A question that's been rattling around my head lately
I want to throw something out and see where the community takes it.
We tend to study history through the lens of power - empires, wars, leaders, revolutions. Great Man theory, geopolitics, economics. That's the default.
But there's a growing argument that the real engine of historical change is something far less dramatic: infrastructure. Roads. Aqueducts. Undersea cables. Sewage systems. Shipping containers.
The Roman Empire didn't fall because of barbarians or decadence - it fell when the roads couldn't be maintained. The British Empire wasn't built on military genius - it was built on naval logistics and telegraph cables. The modern global order arguably owes more to the standardised shipping container than to any treaty or ideology.
So here's the challenge:
Pick any major historical event or shift. Now explain it purely through infrastructure rather than through people or politics.

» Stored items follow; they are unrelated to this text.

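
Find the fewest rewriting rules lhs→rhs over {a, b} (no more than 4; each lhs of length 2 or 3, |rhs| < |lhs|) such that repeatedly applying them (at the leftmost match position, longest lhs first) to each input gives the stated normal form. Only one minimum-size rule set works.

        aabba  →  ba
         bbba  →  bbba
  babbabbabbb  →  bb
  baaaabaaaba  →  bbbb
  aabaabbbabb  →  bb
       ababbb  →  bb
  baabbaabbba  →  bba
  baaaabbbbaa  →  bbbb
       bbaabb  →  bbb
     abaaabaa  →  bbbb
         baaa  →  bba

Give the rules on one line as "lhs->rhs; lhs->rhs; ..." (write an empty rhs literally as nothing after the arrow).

  | aabba => aba => ba
  | bbba
  | babbabbabbb => babbabbb => babbb => bb
  | baaaabaaaba => bbaabaaaba => bbaaaaba => bbbaaba => bbbaa => bbbb

aa->b; aab->a; ab->b; abb->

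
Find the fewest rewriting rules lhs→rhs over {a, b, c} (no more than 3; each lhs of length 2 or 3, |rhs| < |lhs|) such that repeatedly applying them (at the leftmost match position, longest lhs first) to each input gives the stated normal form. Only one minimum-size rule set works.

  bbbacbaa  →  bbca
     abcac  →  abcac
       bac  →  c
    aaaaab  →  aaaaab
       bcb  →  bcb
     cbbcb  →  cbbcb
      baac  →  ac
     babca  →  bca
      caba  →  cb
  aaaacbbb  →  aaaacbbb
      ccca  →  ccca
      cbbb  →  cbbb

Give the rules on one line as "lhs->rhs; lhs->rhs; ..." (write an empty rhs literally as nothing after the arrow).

  | bbbacbaa => bbcbaa => bbca
  | abcac
  | bac => c
  | aaaaab

aba->b; ba->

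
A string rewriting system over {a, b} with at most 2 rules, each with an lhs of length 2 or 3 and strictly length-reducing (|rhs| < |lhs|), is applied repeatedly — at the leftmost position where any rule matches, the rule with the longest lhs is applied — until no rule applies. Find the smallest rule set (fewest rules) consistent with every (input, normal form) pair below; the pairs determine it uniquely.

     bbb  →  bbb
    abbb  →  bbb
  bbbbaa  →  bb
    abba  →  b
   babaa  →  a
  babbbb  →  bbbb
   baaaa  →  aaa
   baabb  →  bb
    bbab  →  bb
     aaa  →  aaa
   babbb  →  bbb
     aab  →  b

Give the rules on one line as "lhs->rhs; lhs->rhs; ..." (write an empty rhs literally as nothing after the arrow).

  | bbb
  | abbb => bbb
  | bbbbaa => bbba => bb
  | abba => bba => b

ab->b; ba->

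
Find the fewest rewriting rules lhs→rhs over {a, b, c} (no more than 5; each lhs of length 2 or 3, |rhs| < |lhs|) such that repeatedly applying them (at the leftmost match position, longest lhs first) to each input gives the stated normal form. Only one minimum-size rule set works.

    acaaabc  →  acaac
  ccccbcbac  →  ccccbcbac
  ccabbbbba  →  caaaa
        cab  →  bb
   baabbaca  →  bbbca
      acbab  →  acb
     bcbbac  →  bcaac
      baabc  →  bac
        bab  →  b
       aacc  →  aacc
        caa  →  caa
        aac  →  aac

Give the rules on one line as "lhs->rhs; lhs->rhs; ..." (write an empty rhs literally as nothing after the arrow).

  | acaaabc => acaac
  | ccccbcbac
  | ccabbbbba => cbbbbbba => cbbbbaa => cbbaaa => caaaa
  | cab => bb

ab->; aba->bb; bba->aa; cab->bb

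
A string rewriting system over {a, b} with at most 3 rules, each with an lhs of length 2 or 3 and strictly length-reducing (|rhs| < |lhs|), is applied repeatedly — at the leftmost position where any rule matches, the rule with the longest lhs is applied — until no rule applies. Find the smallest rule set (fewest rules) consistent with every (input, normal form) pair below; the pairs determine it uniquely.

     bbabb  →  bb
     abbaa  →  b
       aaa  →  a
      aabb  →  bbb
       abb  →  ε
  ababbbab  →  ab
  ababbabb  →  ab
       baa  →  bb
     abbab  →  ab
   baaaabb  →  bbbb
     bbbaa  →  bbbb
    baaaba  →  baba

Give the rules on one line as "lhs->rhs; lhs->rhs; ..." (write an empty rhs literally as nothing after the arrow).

aa->b; aaa->a; abb->

  | bbabb => bb
  | abbaa => aa => b
  | aaa => a
  | aabb => bbb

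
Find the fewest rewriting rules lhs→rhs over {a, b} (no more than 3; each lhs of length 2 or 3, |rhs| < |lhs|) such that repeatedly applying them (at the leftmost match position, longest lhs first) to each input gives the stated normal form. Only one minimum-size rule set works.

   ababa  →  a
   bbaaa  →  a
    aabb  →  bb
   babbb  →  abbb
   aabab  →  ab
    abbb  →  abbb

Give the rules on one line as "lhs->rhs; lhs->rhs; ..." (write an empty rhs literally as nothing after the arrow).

  | ababa => aaba => ba => a
  | bbaaa => baaa => aaa => a
  | aabb => bb
  | babbb => abbb

aa->; ba->a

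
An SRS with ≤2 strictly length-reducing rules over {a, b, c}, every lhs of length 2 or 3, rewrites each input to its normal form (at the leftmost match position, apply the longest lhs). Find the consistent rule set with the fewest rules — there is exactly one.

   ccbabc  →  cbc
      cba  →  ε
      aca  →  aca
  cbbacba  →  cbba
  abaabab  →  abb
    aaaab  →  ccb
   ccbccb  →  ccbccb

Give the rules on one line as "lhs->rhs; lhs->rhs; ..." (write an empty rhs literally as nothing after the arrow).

aa->c; cba->

  | ccbabc => cbc
  | cba => ε
  | aca
  | cbbacba => cbba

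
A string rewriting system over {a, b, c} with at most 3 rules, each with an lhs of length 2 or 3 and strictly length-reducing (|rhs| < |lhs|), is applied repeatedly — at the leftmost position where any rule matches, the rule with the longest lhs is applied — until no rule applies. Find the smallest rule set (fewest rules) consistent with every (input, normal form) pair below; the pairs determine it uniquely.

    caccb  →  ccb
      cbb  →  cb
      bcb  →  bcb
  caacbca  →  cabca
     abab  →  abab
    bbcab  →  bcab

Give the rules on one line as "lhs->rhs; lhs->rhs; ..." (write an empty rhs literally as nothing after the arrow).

  | caccb => ccb
  | cbb => cb
  | bcb
  | caacbca => cabca

ac->; bb->b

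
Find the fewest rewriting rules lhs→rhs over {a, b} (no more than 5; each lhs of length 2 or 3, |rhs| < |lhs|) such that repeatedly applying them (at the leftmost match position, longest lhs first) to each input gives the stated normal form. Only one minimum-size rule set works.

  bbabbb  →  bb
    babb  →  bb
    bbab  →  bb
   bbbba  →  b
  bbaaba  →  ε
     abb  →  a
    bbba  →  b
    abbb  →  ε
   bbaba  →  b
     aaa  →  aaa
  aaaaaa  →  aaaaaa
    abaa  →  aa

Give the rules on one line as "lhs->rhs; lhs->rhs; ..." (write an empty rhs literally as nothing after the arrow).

ab->; abb->a; ba->; bbb->bb

  | bbabbb => bbbb => bbb => bb
  | babb => bb
  | bbab => bb
  | bbbba => bbba => bba => b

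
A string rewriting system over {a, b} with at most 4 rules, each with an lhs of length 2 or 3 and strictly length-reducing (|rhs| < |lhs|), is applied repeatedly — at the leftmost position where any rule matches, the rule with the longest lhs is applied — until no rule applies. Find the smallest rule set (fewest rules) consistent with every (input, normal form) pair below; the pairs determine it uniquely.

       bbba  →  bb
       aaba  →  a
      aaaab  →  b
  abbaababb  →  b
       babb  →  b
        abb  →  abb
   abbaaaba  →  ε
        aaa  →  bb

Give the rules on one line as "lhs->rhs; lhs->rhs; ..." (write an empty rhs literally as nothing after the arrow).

  | bbba => bb
  | aaba => a
  | aaaab => bbab => b
  | abbaababb => abababb => babb => b

aaa->bb; aba->; ba->; bab->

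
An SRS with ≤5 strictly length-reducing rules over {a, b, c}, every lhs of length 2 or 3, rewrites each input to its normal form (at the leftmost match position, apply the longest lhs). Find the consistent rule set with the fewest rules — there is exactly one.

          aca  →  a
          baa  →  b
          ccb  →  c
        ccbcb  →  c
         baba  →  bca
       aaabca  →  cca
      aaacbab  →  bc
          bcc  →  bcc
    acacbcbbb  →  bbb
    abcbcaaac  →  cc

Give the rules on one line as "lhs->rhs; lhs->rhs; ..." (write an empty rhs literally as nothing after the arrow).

aa->; ab->c; ac->; cb->

  | aca => a
  | baa => b
  | ccb => c
  | ccbcb => ccb => c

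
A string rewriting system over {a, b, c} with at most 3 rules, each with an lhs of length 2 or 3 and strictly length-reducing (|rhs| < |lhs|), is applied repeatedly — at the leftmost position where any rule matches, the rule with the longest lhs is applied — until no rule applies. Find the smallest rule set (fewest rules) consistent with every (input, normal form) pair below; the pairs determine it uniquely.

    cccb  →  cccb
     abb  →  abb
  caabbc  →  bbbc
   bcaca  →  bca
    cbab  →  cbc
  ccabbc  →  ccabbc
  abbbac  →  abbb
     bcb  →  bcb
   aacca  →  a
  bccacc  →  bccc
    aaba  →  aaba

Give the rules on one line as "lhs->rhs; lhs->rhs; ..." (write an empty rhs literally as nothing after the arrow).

ac->; bab->bc; caa->b

  | cccb
  | abb
  | caabbc => bbbc
  | bcaca => bca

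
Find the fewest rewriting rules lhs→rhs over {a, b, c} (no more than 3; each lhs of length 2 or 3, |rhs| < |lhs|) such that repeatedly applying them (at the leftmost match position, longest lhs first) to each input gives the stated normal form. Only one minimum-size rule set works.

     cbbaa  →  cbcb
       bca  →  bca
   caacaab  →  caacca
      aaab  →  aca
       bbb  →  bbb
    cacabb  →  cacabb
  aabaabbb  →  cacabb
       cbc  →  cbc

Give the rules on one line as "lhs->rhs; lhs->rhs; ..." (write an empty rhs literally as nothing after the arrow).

aab->ca; baa->cb

  | cbbaa => cbcb
  | bca
  | caacaab => caacca
  | aaab => aca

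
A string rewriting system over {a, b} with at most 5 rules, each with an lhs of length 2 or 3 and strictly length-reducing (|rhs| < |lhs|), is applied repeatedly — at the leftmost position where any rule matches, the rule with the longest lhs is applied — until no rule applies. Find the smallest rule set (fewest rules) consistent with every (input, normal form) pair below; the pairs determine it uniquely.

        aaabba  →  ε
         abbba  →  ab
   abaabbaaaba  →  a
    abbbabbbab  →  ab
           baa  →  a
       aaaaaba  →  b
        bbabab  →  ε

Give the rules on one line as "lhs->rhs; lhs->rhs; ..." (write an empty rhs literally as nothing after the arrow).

aa->b; ba->; bab->; bbb->bb

  | aaabba => babba => ba => ε
  | abbba => abba => ab
  | abaabbaaaba => aabbaaaba => bbbaaaba => bbaaaba => baaba => aba => a
  | abbbabbbab => abbabbbab => abbbab => abbab => ab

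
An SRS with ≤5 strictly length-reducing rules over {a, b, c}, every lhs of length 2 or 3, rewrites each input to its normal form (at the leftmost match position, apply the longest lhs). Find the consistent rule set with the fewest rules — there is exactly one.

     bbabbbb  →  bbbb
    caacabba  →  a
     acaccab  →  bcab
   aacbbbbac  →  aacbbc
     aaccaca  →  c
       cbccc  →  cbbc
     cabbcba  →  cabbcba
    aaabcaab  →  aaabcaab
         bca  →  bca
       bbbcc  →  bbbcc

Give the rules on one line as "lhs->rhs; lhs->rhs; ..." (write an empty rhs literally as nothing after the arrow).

aca->c; bba->; cac->a; ccc->bc

  | bbabbbb => bbbb
  | caacabba => cacbba => abba => a
  | acaccab => cccab => bcab
  | aacbbbbac => aacbbc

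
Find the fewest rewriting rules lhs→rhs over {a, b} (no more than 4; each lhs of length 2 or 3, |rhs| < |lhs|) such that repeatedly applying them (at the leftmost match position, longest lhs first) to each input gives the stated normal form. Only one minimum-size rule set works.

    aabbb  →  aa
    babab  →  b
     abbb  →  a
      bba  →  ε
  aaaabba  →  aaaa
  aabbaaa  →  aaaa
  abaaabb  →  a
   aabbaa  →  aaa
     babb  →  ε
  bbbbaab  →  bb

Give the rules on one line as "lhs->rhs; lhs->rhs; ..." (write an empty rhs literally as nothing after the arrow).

ba->b; bba->; bbb->

  | aabbb => aa
  | babab => bbab => b
  | abbb => a
  | bba => ε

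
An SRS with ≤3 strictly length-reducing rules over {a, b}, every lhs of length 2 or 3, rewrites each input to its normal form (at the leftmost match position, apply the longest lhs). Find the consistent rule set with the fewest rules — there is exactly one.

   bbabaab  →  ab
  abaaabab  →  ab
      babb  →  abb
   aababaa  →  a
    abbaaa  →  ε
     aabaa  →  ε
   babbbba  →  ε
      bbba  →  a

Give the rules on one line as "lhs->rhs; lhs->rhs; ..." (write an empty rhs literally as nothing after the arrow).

  | bbabaab => babaab => abaab => aaab => ab
  | abaaabab => aaaabab => aabab => bab => ab
  | babb => abb
  | aababaa => babaa => abaa => aaa => a

aa->; ba->a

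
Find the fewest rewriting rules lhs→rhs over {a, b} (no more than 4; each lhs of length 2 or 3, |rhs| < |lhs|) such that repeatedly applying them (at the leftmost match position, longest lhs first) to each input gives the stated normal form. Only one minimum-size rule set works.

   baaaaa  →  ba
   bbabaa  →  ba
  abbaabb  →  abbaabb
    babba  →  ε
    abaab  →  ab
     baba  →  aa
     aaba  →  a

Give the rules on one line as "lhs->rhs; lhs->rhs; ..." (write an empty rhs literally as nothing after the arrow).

aaa->a; aba->; bab->a

  | baaaaa => baaa => ba
  | bbabaa => baaa => ba
  | abbaabb
  | babba => aba => ε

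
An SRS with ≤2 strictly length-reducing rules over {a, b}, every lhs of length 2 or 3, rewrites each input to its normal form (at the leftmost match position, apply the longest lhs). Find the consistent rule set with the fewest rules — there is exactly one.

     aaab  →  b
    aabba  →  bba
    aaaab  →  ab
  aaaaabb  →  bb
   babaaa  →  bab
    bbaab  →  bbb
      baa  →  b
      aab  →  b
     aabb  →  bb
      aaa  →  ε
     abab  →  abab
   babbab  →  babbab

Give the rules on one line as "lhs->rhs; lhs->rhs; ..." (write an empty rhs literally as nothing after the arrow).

  | aaab => b
  | aabba => bba
  | aaaab => ab
  | aaaaabb => aabb => bb

aa->; aaa->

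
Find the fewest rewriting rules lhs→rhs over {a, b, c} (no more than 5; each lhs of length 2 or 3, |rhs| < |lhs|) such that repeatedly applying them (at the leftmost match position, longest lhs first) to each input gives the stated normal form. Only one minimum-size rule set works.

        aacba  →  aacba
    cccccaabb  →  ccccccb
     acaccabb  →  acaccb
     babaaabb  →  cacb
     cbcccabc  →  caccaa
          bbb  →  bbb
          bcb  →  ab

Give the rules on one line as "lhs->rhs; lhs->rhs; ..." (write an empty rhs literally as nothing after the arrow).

aab->c; abb->b; bab->c; bc->a

  | aacba
  | cccccaabb => ccccccb
  | acaccabb => acaccb
  | babaaabb => caaabb => cacb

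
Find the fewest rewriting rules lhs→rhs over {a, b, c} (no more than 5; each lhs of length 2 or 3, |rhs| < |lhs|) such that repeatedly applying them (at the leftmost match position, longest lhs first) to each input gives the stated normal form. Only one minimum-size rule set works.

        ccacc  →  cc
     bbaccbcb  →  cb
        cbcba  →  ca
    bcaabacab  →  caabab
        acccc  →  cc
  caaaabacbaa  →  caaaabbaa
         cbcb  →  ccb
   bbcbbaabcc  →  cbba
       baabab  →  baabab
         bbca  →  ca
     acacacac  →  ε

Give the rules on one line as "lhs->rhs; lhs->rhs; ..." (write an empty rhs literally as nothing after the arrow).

  | ccacc => cc
  | bbaccbcb => bbbcb => bbcb => bcb => cb
  | cbcba => ccba => ca
  | bcaabacab => caabacab => caabab

ac->; acc->; bc->c; cba->a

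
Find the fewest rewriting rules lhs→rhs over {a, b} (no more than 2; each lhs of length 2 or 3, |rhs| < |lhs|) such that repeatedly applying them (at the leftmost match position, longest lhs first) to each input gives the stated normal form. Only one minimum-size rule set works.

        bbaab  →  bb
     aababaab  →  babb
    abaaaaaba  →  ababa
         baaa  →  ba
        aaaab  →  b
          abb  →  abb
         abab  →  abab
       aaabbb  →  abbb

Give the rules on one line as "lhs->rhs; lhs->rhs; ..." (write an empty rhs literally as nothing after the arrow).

  | bbaab => baab => bb
  | aababaab => babaab => babb
  | abaaaaaba => abaaaba => ababa
  | baaa => ba

aa->; bba->ba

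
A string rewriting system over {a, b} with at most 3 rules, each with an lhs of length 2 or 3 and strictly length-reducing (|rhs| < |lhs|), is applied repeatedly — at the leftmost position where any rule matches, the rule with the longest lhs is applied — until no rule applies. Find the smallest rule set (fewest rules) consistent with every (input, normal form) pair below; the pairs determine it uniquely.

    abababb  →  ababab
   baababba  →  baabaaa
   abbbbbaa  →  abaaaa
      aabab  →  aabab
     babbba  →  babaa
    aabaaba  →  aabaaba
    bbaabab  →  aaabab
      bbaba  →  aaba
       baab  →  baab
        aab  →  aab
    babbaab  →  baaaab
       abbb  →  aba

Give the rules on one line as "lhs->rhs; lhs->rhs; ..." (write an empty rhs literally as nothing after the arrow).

bb->b; bba->aa; bbb->ba

  | abababb => ababab
  | baababba => baabaaa
  | abbbbbaa => ababbaa => abaaaa
  | aabab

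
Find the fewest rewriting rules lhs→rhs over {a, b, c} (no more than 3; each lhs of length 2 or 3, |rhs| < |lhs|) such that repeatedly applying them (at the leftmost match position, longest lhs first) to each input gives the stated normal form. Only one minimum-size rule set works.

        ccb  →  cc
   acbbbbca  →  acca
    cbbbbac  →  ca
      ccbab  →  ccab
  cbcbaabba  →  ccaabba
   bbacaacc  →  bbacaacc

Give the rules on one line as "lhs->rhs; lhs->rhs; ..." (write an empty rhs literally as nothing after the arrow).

cac->ca; cb->c

  | ccb => cc
  | acbbbbca => acbbbca => acbbca => acbca => acca
  | cbbbbac => cbbbac => cbbac => cbac => cac => ca
  | ccbab => ccab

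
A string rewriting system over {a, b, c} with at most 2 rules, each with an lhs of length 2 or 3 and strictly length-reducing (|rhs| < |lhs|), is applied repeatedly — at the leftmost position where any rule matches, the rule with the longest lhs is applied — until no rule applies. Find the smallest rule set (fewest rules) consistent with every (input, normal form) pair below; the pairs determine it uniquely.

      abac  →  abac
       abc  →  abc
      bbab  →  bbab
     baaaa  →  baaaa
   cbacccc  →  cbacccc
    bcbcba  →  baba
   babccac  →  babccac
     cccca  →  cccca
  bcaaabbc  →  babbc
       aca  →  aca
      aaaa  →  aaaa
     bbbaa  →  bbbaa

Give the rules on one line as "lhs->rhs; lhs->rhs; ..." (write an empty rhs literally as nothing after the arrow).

caa->; cbc->a

  | abac
  | abc
  | bbab
  | baaaa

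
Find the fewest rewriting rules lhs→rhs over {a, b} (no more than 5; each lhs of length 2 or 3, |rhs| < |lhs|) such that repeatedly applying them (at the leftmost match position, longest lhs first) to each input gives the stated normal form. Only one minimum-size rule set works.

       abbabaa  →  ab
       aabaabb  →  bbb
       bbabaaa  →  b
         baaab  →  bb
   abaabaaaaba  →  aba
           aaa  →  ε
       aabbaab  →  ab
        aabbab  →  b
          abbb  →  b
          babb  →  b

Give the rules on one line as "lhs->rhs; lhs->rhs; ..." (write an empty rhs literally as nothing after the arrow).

aa->; aaa->; abb->; bba->

  | abbabaa => abaa => ab
  | aabaabb => baabb => bbb
  | bbabaaa => baaa => b
  | baaab => bb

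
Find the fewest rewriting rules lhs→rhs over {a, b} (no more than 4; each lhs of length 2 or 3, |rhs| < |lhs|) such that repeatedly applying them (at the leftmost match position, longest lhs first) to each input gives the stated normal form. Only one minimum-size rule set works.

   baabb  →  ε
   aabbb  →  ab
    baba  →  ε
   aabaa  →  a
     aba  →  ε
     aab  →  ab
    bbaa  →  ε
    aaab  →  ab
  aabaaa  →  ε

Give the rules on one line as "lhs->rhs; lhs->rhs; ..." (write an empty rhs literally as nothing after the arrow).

aa->; aab->ab; abb->aa; ba->a

  | baabb => aabb => abb => aa => ε
  | aabbb => abbb => aab => ab
  | baba => aba => aa => ε
  | aabaa => abaa => aaa => a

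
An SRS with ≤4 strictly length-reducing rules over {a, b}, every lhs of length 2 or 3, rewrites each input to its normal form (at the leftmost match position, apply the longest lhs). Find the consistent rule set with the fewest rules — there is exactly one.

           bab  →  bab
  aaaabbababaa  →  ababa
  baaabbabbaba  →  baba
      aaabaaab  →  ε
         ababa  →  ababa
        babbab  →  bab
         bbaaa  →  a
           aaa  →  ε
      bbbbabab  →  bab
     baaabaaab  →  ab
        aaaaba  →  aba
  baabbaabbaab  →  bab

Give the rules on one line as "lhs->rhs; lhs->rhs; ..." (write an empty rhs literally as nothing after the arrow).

  | bab
  | aaaabbababaa => abbababaa => ababaa => ababa
  | baaabbabbaba => bbbabbaba => babbaba => baba
  | aaabaaab => baaab => bb => ε

aa->a; aaa->; bb->; bba->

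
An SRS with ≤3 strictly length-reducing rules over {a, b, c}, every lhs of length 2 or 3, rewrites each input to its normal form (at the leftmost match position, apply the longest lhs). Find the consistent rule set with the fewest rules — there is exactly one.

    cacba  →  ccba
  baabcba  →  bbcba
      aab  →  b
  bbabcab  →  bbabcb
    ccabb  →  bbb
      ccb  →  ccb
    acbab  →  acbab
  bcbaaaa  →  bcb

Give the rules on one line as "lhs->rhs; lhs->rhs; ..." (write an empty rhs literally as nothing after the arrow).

  | cacba => ccba
  | baabcba => bbcba
  | aab => b
  | bbabcab => bbabcb

aa->; ca->c; cca->b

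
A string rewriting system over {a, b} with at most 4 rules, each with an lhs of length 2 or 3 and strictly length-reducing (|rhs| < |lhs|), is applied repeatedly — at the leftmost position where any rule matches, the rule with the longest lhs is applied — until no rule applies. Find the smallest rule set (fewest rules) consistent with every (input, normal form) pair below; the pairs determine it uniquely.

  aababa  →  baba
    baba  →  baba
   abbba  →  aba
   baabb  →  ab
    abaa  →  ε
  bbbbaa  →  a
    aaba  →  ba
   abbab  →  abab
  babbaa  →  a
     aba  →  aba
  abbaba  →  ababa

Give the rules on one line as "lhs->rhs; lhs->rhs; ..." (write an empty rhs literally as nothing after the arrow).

  | aababa => baba
  | baba
  | abbba => abba => aba
  | baabb => abb => ab

aa->; baa->a; bb->b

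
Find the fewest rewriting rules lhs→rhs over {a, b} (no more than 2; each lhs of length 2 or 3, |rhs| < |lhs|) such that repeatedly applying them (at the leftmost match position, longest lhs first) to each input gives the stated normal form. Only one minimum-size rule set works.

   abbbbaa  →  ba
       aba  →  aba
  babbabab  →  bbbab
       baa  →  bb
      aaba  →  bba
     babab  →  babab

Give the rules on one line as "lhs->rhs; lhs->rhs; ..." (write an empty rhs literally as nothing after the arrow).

  | abbbbaa => abbaa => aaa => ba
  | aba
  | babbabab => baabab => bbbab
  | baa => bb

aa->b; abb->a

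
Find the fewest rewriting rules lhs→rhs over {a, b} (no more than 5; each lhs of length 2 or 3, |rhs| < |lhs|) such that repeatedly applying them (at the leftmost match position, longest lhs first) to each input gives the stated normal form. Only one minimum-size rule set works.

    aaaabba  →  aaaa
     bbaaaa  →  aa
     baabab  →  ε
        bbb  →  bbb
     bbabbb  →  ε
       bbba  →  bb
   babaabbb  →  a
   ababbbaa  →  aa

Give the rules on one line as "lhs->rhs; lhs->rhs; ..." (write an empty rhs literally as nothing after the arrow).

  | aaaabba => aaaaba => aaaa
  | bbaaaa => baaa => aa
  | baabab => abab => ab => ε
  | bbb

ab->; abb->ab; ba->; bab->ab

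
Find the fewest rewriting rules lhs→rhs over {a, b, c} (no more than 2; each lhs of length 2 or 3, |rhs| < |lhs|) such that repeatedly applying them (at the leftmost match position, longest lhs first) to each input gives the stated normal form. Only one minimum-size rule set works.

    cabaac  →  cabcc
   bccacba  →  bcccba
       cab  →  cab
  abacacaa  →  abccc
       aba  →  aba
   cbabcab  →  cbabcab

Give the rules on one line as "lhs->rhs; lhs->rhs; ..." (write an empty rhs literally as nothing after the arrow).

aa->c; ac->c

  | cabaac => cabcc
  | bccacba => bcccba
  | cab
  | abacacaa => abcacaa => abccaa => abccc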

I'll start: The French Revolution. The standard narrative is Enlightenment ideas and an out-of-touch monarchy. Infrastructure lens? France's road network centralised everything through Paris, meaning grain shortages in the provinces hit the capital harder than anywhere else. Paris starved while other regions coped. The concentration of hungry, angry people in one place, with direct access to the seat of power, made revolution almost inevitable. The roads did it.
Your turn. Break something open for us.